The Musashi was constructed during the 1930s. It was laid down in 1938. The battleship was added to the Imperial Japanese Navy (IJN) in 1940. Although its sea trials would not be complete until 1942, and not until late 1942 was the Musashi fully fitted and ready for further naval missions.
By 1943 the Musashi joined the Pacific War. By then the IJN had lost four of its fleet aircraft carriers at the Battle of Midway in 1942. A further three aircraft carriers were lost at the Battle of the Philippine Sea in 1944, and most of the Japanese carrier aircrafts were also lost in that battle.
Such defeats left the IJN's carrier fleet in tatters. Although they still processed a few fleet aircraft carriers, without a suitable number of aircrafts for them the carriers could have little impact in further naval battles with the U.S. Navy. As such, the IJN began to bring their battleships into further naval battles.
After the loss of the Marianas, the Allies began to approach the Philippines which included Japanese oil supplies. To hold the Philippines the IJN sent an armada of Japanese battleships, cruisers, destroyers and aircraft carriers to the waters of Leyte Gulf. Most of their remaining warships were called into the battle.
Aircraft carriers were sent in as decoys to pull the U.S. Third Fleet away from the main invasion fleet. The U.S. Third Fleet included most of the fleet aircraft carriers and aircrafts, and if they could be pulled away from the transport ships Japanese battleships and other surface ships could reach the U.S. transport ships heading for Leyte.
As such, the battleships Musasahi and Yamato spearheaded Kurita's Center Force to wipe out the U.S. invasion fleet. At the Battle of Leyte Gulf the Musashi and the Yamato headed towards the Sibuyan Sea en route to Samar. It was here that U.S. aircraft intercepted the Centre Force and began to bomb the Japanese warships beneath them.
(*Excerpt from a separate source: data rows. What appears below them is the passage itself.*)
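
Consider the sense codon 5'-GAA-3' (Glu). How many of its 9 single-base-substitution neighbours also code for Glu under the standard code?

Position 1: none → 0 synonymous.
Position 2: none → 0 synonymous.
Position 3: GAG → 1 synonymous.
Total: 0 + 0 + 1 = 1.

1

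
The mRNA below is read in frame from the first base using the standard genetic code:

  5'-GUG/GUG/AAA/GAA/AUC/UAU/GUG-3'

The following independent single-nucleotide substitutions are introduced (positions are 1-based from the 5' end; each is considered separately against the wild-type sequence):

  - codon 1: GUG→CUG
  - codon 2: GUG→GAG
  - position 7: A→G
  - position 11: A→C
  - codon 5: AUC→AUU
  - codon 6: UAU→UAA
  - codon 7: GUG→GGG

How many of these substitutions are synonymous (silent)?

1

Codon 1: GUG (Val) → CUG (Leu) — missense.
Codon 2: GUG (Val) → GAG (Glu) — missense.
Codon 3: AAA (Lys) → GAA (Glu) — missense.
Codon 4: GAA (Glu) → GCA (Ala) — missense.
Codon 5: AUC (Ile) → AUU (Ile) — synonymous.
Codon 6: UAU (Tyr) → UAA (Stop) — nonsense.
Codon 7: GUG (Val) → GGG (Gly) — missense.
Synonymous: 1 of 7.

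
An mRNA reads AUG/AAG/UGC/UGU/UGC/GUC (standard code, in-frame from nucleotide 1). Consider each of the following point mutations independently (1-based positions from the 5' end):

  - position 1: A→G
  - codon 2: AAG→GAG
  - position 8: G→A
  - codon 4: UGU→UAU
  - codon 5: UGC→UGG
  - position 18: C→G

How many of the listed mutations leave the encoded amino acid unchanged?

1

Codon 1: AUG (Met) → GUG (Val) — missense.
Codon 2: AAG (Lys) → GAG (Glu) — missense.
Codon 3: UGC (Cys) → UAC (Tyr) — missense.
Codon 4: UGU (Cys) → UAU (Tyr) — missense.
Codon 5: UGC (Cys) → UGG (Trp) — missense.
Codon 6: GUC (Val) → GUG (Val) — synonymous.
Synonymous: 1 of 6.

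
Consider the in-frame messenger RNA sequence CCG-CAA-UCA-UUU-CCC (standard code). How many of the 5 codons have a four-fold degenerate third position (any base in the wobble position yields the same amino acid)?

3

Codon 1 CCG (Pro): third position 4-fold.
Codon 2 CAA (Gln): third position 2-fold.
Codon 3 UCA (Ser): third position 4-fold.
Codon 4 UUU (Phe): third position 2-fold.
Codon 5 CCC (Pro): third position 4-fold.
Four-fold degenerate third positions: 3.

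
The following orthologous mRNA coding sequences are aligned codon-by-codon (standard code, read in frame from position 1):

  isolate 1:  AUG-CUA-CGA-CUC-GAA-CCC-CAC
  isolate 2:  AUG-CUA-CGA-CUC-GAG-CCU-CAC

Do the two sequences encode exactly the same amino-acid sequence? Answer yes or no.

Codon 1: AUG Met / AUG Met — identical.
Codon 2: CUA Leu / CUA Leu — identical.
Codon 3: CGA Arg / CGA Arg — identical.
Codon 4: CUC Leu / CUC Leu — identical.
Codon 5: GAA Glu / GAG Glu — synonymous.
Codon 6: CCC Pro / CCU Pro — synonymous.
Codon 7: CAC His / CAC His — identical.
Nonsynonymous differences: 0 → same protein.

yes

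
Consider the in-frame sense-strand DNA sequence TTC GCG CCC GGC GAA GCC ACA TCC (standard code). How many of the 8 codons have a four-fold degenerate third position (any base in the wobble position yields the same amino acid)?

Codon 1 TTC (Phe): third position 2-fold.
Codon 2 GCG (Ala): third position 4-fold.
Codon 3 CCC (Pro): third position 4-fold.
Codon 4 GGC (Gly): third position 4-fold.
Codon 5 GAA (Glu): third position 2-fold.
Codon 6 GCC (Ala): third position 4-fold.
Codon 7 ACA (Thr): third position 4-fold.
Codon 8 TCC (Ser): third position 4-fold.
Four-fold degenerate third positions: 6.

6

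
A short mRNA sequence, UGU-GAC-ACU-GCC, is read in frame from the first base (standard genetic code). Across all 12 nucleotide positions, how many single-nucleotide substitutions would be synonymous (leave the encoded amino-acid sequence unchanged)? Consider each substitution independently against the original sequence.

8

Codon 1 (UGU, Cys): 1 synonymous substitution.
Codon 2 (GAC, Asp): 1 synonymous substitution.
Codon 3 (ACU, Thr): 3 synonymous substitutions.
Codon 4 (GCC, Ala): 3 synonymous substitutions.
Total: 1 + 1 + 3 + 3 = 8.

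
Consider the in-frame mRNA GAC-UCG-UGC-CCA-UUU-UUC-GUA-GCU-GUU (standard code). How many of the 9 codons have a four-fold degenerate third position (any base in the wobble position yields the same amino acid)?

Codon 1 GAC (Asp): third position 2-fold.
Codon 2 UCG (Ser): third position 4-fold.
Codon 3 UGC (Cys): third position 2-fold.
Codon 4 CCA (Pro): third position 4-fold.
Codon 5 UUU (Phe): third position 2-fold.
Codon 6 UUC (Phe): third position 2-fold.
Codon 7 GUA (Val): third position 4-fold.
Codon 8 GCU (Ala): third position 4-fold.
Codon 9 GUU (Val): third position 4-fold.
Four-fold degenerate third positions: 5.

5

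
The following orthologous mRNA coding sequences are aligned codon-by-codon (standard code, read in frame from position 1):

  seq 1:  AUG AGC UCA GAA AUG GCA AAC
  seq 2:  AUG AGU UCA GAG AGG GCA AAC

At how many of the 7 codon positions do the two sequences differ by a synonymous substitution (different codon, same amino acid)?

Codon 1: AUG Met / AUG Met — identical.
Codon 2: AGC Ser / AGU Ser — synonymous.
Codon 3: UCA Ser / UCA Ser — identical.
Codon 4: GAA Glu / GAG Glu — synonymous.
Codon 5: AUG Met / AGG Arg — nonsynonymous.
Codon 6: GCA Ala / GCA Ala — identical.
Codon 7: AAC Asn / AAC Asn — identical.
Synonymous differences: 2.

2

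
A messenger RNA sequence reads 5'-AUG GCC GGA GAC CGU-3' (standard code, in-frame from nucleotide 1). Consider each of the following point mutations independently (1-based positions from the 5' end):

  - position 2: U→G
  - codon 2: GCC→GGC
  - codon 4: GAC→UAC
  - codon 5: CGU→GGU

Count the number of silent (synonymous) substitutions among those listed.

Codon 1: AUG (Met) → AGG (Arg) — missense.
Codon 2: GCC (Ala) → GGC (Gly) — missense.
Codon 4: GAC (Asp) → UAC (Tyr) — missense.
Codon 5: CGU (Arg) → GGU (Gly) — missense.
Synonymous: 0 of 4.

0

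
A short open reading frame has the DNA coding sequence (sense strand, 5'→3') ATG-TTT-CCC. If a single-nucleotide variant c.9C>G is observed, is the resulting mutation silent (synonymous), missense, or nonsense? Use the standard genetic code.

Position 9 falls in codon 3: CCC → Pro.
After the substitution the codon is CCG → Pro.
Both encode Pro, so the change is synonymous.

silent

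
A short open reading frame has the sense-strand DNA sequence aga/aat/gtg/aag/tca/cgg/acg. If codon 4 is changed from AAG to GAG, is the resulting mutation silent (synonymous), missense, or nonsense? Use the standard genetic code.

missense

Position 10 falls in codon 4: AAG → Lys.
After the substitution the codon is GAG → Glu.
Lys ≠ Glu, so this is a missense mutation.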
U.S. aircraft targetted both the Musashi and the Yamato . During the first three raids the Musashi speed was greatly reduced by the dropped bombs. An estimated 17 bombs and 19 torpedoes were needed to defeat the battleship. Anti-aircraft guns aboard the ship could down only a relatively small number of U.S. aircraft as the battleship slipped beneath the sea. An underwater explosion followed as the Musashi went down.
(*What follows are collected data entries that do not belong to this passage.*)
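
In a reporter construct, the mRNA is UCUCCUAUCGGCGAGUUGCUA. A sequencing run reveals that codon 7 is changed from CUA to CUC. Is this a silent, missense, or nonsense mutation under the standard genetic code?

silent

Position 21 falls in codon 7: CUA → Leu.
After the substitution the codon is CUC → Leu.
Both encode Leu, so the change is synonymous.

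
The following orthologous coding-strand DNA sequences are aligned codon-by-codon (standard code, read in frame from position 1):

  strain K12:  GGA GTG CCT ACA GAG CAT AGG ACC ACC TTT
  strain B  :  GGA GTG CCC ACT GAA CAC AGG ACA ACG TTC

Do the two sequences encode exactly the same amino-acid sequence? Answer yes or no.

yes

Codon 1: GGA Gly / GGA Gly — identical.
Codon 2: GTG Val / GTG Val — identical.
Codon 3: CCT Pro / CCC Pro — synonymous.
Codon 4: ACA Thr / ACT Thr — synonymous.
Codon 5: GAG Glu / GAA Glu — synonymous.
Codon 6: CAT His / CAC His — synonymous.
Codon 7: AGG Arg / AGG Arg — identical.
Codon 8: ACC Thr / ACA Thr — synonymous.
Codon 9: ACC Thr / ACG Thr — synonymous.
Codon 10: TTT Phe / TTC Phe — synonymous.
Nonsynonymous differences: 0 → same protein.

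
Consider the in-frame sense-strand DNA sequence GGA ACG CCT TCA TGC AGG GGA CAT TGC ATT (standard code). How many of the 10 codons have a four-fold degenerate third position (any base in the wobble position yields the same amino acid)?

Codon 1 GGA (Gly): third position 4-fold.
Codon 2 ACG (Thr): third position 4-fold.
Codon 3 CCT (Pro): third position 4-fold.
Codon 4 TCA (Ser): third position 4-fold.
Codon 5 TGC (Cys): third position 2-fold.
Codon 6 AGG (Arg): third position 2-fold.
Codon 7 GGA (Gly): third position 4-fold.
Codon 8 CAT (His): third position 2-fold.
Codon 9 TGC (Cys): third position 2-fold.
Codon 10 ATT (Ile): third position 3-fold.
Four-fold degenerate third positions: 5.

5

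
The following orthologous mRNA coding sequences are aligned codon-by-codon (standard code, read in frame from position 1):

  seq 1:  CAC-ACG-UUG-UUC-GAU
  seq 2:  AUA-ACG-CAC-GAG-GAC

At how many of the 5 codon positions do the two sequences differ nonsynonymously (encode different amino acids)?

Codon 1: CAC His / AUA Ile — nonsynonymous.
Codon 2: ACG Thr / ACG Thr — identical.
Codon 3: UUG Leu / CAC His — nonsynonymous.
Codon 4: UUC Phe / GAG Glu — nonsynonymous.
Codon 5: GAU Asp / GAC Asp — synonymous.
Nonsynonymous differences: 3.

3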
The loss of the Musashi did not end the battle, as the Center Force eventually reached the U.S. invasion fleet with most of their warships intact. However, had they had the Musashi for later naval skirmishes off the coast of Samar then more U.S. warships might have been lost in the battle. As it was, the orders were given for the Center Force to withdraw before reaching any U.S. transport ships.